Working remotely is a relatively new phenomenon and collectively we haven’t learned what it takes to maintain good digital-relationship hygiene. Contractors, contributors, and employees need to learn how to build and sustain relationships in this new reality in order to curb the hidden social costs of remote work.
Here are a few ways employees, managers, and leaders can start re-designing remote team dynamics to improve relationships:
Start with a personal check-in An in-person meeting can start with the task at hand because many participants were able to connect in the office earlier in the day, or week. But virtual meetings are more likely to be attended by folks who haven’t had that opportunity. Create personal connections at the beginning of the meeting by asking how a colleague’s weekend was, or about their families. -
Turn your camera on To communicate well humans rely heavily on nonverbal communication. A study from the National Institute of Health shows that direct gestures like an “eyebrow flash” means that anything that follows is important; this study from the National Academy of Sciences proves that verbal comprehension is greatly improved when the speaker’s face is visible. When someone joins a meeting without video a significant amount of the information humans use to interpret and connect gets stripped from the conversation.
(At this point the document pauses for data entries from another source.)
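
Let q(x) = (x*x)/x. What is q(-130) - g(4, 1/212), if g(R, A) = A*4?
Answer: -6891/53 ≈ -130.02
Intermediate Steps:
g(R, A) = 4*A
q(x) = x (q(x) = x²/x = x)
q(-130) - g(4, 1/212) = -130 - 4/212 = -130 - 1*1/53 = -130 - 1/53 = -6891/53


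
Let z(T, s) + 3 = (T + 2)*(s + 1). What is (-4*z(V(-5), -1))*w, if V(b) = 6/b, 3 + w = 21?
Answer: 216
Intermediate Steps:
w = 18 (w = -3 + 21 = 18)
z(T, s) = -3 + (1 + s)*(2 + T) (z(T, s) = -3 + (T + 2)*(s + 1) = -3 + (2 + T)*(1 + s) = -3 + (1 + s)*(2 + T))
(-4*z(V(-5), -1))*w = -4*(-1 + 6/(-5) + 2*(-1) + (6/(-5))*(-1))*18 = -4*(-1 + 6*(-1/5) - 2 + (6*(-1/5))*(-1))*18 = -4*(-1 - 6/5 - 2 - 6/5*(-1))*18 = -4*(-1 - 6/5 - 2 + 6/5)*18 = -4*(-3)*18 = 12*18 = 216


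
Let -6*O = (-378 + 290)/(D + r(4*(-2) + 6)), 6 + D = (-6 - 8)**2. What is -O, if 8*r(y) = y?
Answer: -16/207 ≈ -0.077295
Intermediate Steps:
r(y) = y/8
D = 190 (D = -6 + (-6 - 8)**2 = -6 + (-14)**2 = -6 + 196 = 190)
O = 16/207 (O = -(-378 + 290)/(6*(190 + (4*(-2) + 6)/8)) = -(-44)/(3*(190 + (-8 + 6)/8)) = -(-44)/(3*(190 + (1/8)*(-2))) = -(-44)/(3*(190 - 1/4)) = -(-44)/(3*759/4) = -(-44)*4/(3*759) = -1/6*(-32/69) = 16/207 ≈ 0.077295)
-O = -1*16/207 = -16/207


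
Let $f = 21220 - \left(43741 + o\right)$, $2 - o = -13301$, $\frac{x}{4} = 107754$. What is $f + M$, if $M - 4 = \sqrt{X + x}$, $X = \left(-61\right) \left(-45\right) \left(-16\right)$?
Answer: $-35820 + 254 \sqrt{6} \approx -35198.0$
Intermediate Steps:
$x = 431016$ ($x = 4 \cdot 107754 = 431016$)
$o = 13303$ ($o = 2 - -13301 = 2 + 13301 = 13303$)
$X = -43920$ ($X = 2745 \left(-16\right) = -43920$)
$M = 4 + 254 \sqrt{6}$ ($M = 4 + \sqrt{-43920 + 431016} = 4 + \sqrt{387096} = 4 + 254 \sqrt{6} \approx 626.17$)
$f = -35824$ ($f = 21220 - \left(43741 + 13303\right) = 21220 - 57044 = -35824$)
$f + M = -35824 + \left(4 + 254 \sqrt{6}\right) = -35820 + 254 \sqrt{6}$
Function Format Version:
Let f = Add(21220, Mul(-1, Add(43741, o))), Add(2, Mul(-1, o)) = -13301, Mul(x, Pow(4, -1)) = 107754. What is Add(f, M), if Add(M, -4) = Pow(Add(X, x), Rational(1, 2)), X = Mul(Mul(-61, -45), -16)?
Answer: Add(-35820, Mul(254, Pow(6, Rational(1, 2)))) ≈ -35198.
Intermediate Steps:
x = 431016 (x = Mul(4, 107754) = 431016)
o = 13303 (o = Add(2, Mul(-1, -13301)) = Add(2, 13301) = 13303)
X = -43920 (X = Mul(2745, -16) = -43920)
M = Add(4, Mul(254, Pow(6, Rational(1, 2)))) (M = Add(4, Pow(Add(-43920, 431016), Rational(1, 2))) = Add(4, Pow(387096, Rational(1, 2))) = Add(4, Mul(254, Pow(6, Rational(1, 2)))) ≈ 626.17)
f = -35824 (f = Add(21220, Mul(-1, Add(43741, 13303))) = Add(21220, Mul(-1, 57044)) = Add(21220, -57044) = -35824)
Add(f, M) = Add(-35824, Add(4, Mul(254, Pow(6, Rational(1, 2))))) = Add(-35820, Mul(254, Pow(6, Rational(1, 2))))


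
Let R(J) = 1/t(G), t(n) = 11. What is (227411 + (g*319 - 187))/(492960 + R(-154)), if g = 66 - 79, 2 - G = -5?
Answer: 2453847/5422561 ≈ 0.45253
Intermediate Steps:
G = 7 (G = 2 - 1*(-5) = 2 + 5 = 7)
g = -13
R(J) = 1/11
(227411 + (g*319 - 187))/(492960 + R(-154)) = (227411 + (-13*319 - 187))/(492960 + 1/11) = (227411 + (-4147 - 187))/(5422561/11) = (227411 - 4334)*(11/5422561) = 223077*(11/5422561) = 2453847/5422561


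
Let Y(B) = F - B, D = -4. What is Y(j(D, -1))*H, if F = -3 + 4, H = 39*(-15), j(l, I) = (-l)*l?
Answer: -9945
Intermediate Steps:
j(l, I) = -l²
H = -585
F = 1
Y(B) = 1 - B
Y(j(D, -1))*H = (1 - (-1)*(-4)²)*(-585) = (1 - (-1)*16)*(-585) = (1 - 1*(-16))*(-585) = (1 + 16)*(-585) = 17*(-585) = -9945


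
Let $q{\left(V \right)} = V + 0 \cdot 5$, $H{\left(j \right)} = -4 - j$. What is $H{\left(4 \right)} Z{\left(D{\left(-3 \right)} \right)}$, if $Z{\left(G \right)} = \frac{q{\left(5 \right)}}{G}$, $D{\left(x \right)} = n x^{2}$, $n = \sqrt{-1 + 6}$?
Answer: $- \frac{8 \sqrt{5}}{9} \approx -1.9876$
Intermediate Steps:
$n = \sqrt{5} \approx 2.2361$
$q{\left(V \right)} = V$ ($q{\left(V \right)} = V + 0 = V$)
$D{\left(x \right)} = \sqrt{5} x^{2}$
$Z{\left(G \right)} = \frac{5}{G}$
$H{\left(4 \right)} Z{\left(D{\left(-3 \right)} \right)} = \left(-4 - 4\right) \frac{5}{\sqrt{5} \left(-3\right)^{2}} = \left(-4 - 4\right) \frac{5}{\sqrt{5} \cdot 9} = - 8 \frac{5}{9 \sqrt{5}} = - 8 \cdot 5 \frac{\sqrt{5}}{45} = - 8 \frac{\sqrt{5}}{9} = - \frac{8 \sqrt{5}}{9}$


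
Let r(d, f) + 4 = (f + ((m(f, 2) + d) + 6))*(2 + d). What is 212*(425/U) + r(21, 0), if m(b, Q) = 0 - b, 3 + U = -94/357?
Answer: -6289379/233 ≈ -26993.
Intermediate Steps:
U = -1165/357 (U = -3 - 94/357 = -1165/357 ≈ -3.2633)
m(b, Q) = -b
r(d, f) = -4 + (2 + d)*(6 + d) (r(d, f) = -4 + (f + ((-f + d) + 6))*(2 + d) = -4 + (f + ((d - f) + 6))*(2 + d) = -4 + (f + (6 + d - f))*(2 + d) = -4 + (6 + d)*(2 + d) = -4 + (2 + d)*(6 + d))
212*(425/U) + r(21, 0) = 212*(425/(-1165/357)) + (8 + 21² + 8*21) = 212*(425*(-357/1165)) + (8 + 441 + 168) = 212*(-30345/233) + 617 = -6433140/233 + 617 = -6289379/233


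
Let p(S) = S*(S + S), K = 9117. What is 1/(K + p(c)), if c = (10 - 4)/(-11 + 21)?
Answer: 25/227943 ≈ 0.00010968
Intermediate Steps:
c = 3/5 (c = 6/10 = 6*(1/10) = 3/5 ≈ 0.60000)
p(S) = 2*S**2 (p(S) = S*(2*S) = 2*S**2)
1/(K + p(c)) = 1/(9117 + 2*(3/5)**2) = 1/(9117 + 2*(9/25)) = 1/(9117 + 18/25) = 1/(227943/25) = 25/227943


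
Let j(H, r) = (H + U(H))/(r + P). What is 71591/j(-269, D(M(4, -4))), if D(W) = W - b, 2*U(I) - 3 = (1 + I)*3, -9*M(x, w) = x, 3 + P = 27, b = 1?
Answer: -2235842/927 ≈ -2411.9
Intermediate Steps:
P = 24 (P = -3 + 27 = 24)
M(x, w) = -x/9
U(I) = 3 + 3*I/2 (U(I) = 3/2 + ((1 + I)*3)/2 = 3/2 + (3 + 3*I)/2 = 3/2 + (3/2 + 3*I/2) = 3 + 3*I/2)
D(W) = -1 + W (D(W) = W - 1*1 = W - 1 = -1 + W)
j(H, r) = (3 + 5*H/2)/(24 + r) (j(H, r) = (H + (3 + 3*H/2))/(r + 24) = (3 + 5*H/2)/(24 + r))
71591/j(-269, D(M(4, -4))) = 71591/(((6 + 5*(-269))/(2*(24 + (-1 - ⅑*4))))) = 71591/(((6 - 1345)/(2*(24 + (-1 - 4/9))))) = 71591/(((½)*(-1339)/(24 - 13/9))) = 71591/(((½)*(-1339)/(203/9))) = 71591/(((½)*(9/203)*(-1339))) = 71591/(-12051/406) = 71591*(-406/12051) = -2235842/927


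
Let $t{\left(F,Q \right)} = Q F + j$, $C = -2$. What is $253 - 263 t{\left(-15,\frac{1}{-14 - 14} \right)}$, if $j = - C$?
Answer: $- \frac{11589}{28} \approx -413.89$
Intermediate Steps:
$j = 2$ ($j = \left(-1\right) \left(-2\right) = 2$)
$t{\left(F,Q \right)} = 2 + F Q$ ($t{\left(F,Q \right)} = Q F + 2 = F Q + 2 = 2 + F Q$)
$253 - 263 t{\left(-15,\frac{1}{-14 - 14} \right)} = 253 - 263 \left(2 - \frac{15}{-14 - 14}\right) = 253 - 263 \left(2 - \frac{15}{-28}\right) = 253 - 263 \left(2 - - \frac{15}{28}\right) = 253 - 263 \left(2 + \frac{15}{28}\right) = 253 - \frac{18673}{28} = - \frac{11589}{28}$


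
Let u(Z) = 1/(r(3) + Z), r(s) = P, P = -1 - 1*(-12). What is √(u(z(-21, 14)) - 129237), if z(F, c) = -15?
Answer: I*√516949/2 ≈ 359.5*I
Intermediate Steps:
P = 11 (P = -1 + 12 = 11)
r(s) = 11
u(Z) = 1/(11 + Z)
√(u(z(-21, 14)) - 129237) = √(1/(11 - 15) - 129237) = √(1/(-4) - 129237) = √(-¼ - 129237) = √(-516949/4) = I*√516949/2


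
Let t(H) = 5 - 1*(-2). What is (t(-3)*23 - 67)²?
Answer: 8836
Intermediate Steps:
t(H) = 7 (t(H) = 5 + 2 = 7)
(t(-3)*23 - 67)² = (7*23 - 67)² = (161 - 67)² = 94² = 8836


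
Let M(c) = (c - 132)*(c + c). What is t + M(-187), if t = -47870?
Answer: 71436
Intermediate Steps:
M(c) = 2*c*(-132 + c) (M(c) = (-132 + c)*(2*c) = 2*c*(-132 + c))
t + M(-187) = -47870 + 2*(-187)*(-132 - 187) = -47870 + 2*(-187)*(-319) = -47870 + 119306 = 71436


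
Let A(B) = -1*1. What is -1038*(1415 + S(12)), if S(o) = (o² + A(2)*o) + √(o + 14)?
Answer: -1605786 - 1038*√26 ≈ -1.6111e+6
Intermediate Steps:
A(B) = -1
S(o) = o² + √(14 + o) - o (S(o) = (o² - o) + √(o + 14) = (o² - o) + √(14 + o) = o² + √(14 + o) - o)
-1038*(1415 + S(12)) = -1038*(1415 + (12² + √(14 + 12) - 1*12)) = -1038*(1415 + (144 + √26 - 12)) = -1038*(1415 + (132 + √26)) = -1038*(1547 + √26) = -1605786 - 1038*√26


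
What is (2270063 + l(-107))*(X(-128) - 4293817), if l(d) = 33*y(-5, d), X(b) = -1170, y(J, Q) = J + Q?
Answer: -9734016802229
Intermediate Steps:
l(d) = -165 + 33*d (l(d) = 33*(-5 + d) = -165 + 33*d)
(2270063 + l(-107))*(X(-128) - 4293817) = (2270063 + (-165 + 33*(-107)))*(-1170 - 4293817) = (2270063 + (-165 - 3531))*(-4294987) = (2270063 - 3696)*(-4294987) = 2266367*(-4294987) = -9734016802229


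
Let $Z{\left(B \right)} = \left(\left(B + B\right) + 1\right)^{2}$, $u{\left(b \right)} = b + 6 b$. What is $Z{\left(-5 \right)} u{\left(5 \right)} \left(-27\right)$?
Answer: $-76545$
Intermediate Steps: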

The bottom line: Encourage your team to turn off face mute. -
Host non-work related video chats Video chats don’t have to be reserved for clients or projects. Non-work rituals like lunch-n-learns and office trivia hour can be meaningful moments during which co-workers can connect. Leaders don’t have to be the ones to start, encourage and support employees who take the initiative to create opportunities for connection. -
Set your rules up front Melissa Malcolm of remote work consultancy Work Well Wherever noticed that virtual teaming should follow the same rules as online dating. “Right away, you have to establish how you and your partner like to operate.” She suggests asking about and sharing preferred communication styles, ideal productivity windows, and most important, Malcolm says, “share a funny story about yourself.” -
Make everyone remote It is all too easy to forget in meetings where nearly all participants are in the room, that someone has dialed in. Consider implementing some version of the “if anyone is remote, everyone is remote” rule, where all participants video in from their desk to force the constraints to be the same for all contributors. -
Replicate the features of working together Products like Sococo and Remo.co attempt to recreate situation awareness among remote teams. Both tools create an office map that shows who is “in” and if they are available. These platforms are fairly primitive at the moment but reintroduce an important piece of working together that gets lost across the internet: cognitive awareness of colleague’s actual location. -
Prioritize real presence Finally — and this is a biggie in terms of impact and investment — make it a priority to assemble remote workers in real life. No amount of video conferencing can replace gathering in the same place at the same time. Whether hosting an annual team retreat similar to Buffer or encouraging employees to travel quarterly to an office, the new and strengthened relationships that emerge will be well worth the investment.
Remote work has the potential to remake our economy by increasing productivity and profits while enabling employees a chance to rebalance work and life. But to ensure companies continue to adopt this new way of working, managers and teams need to address relationship decay before leaders feel its impact and misattribute the cause as remote work itself.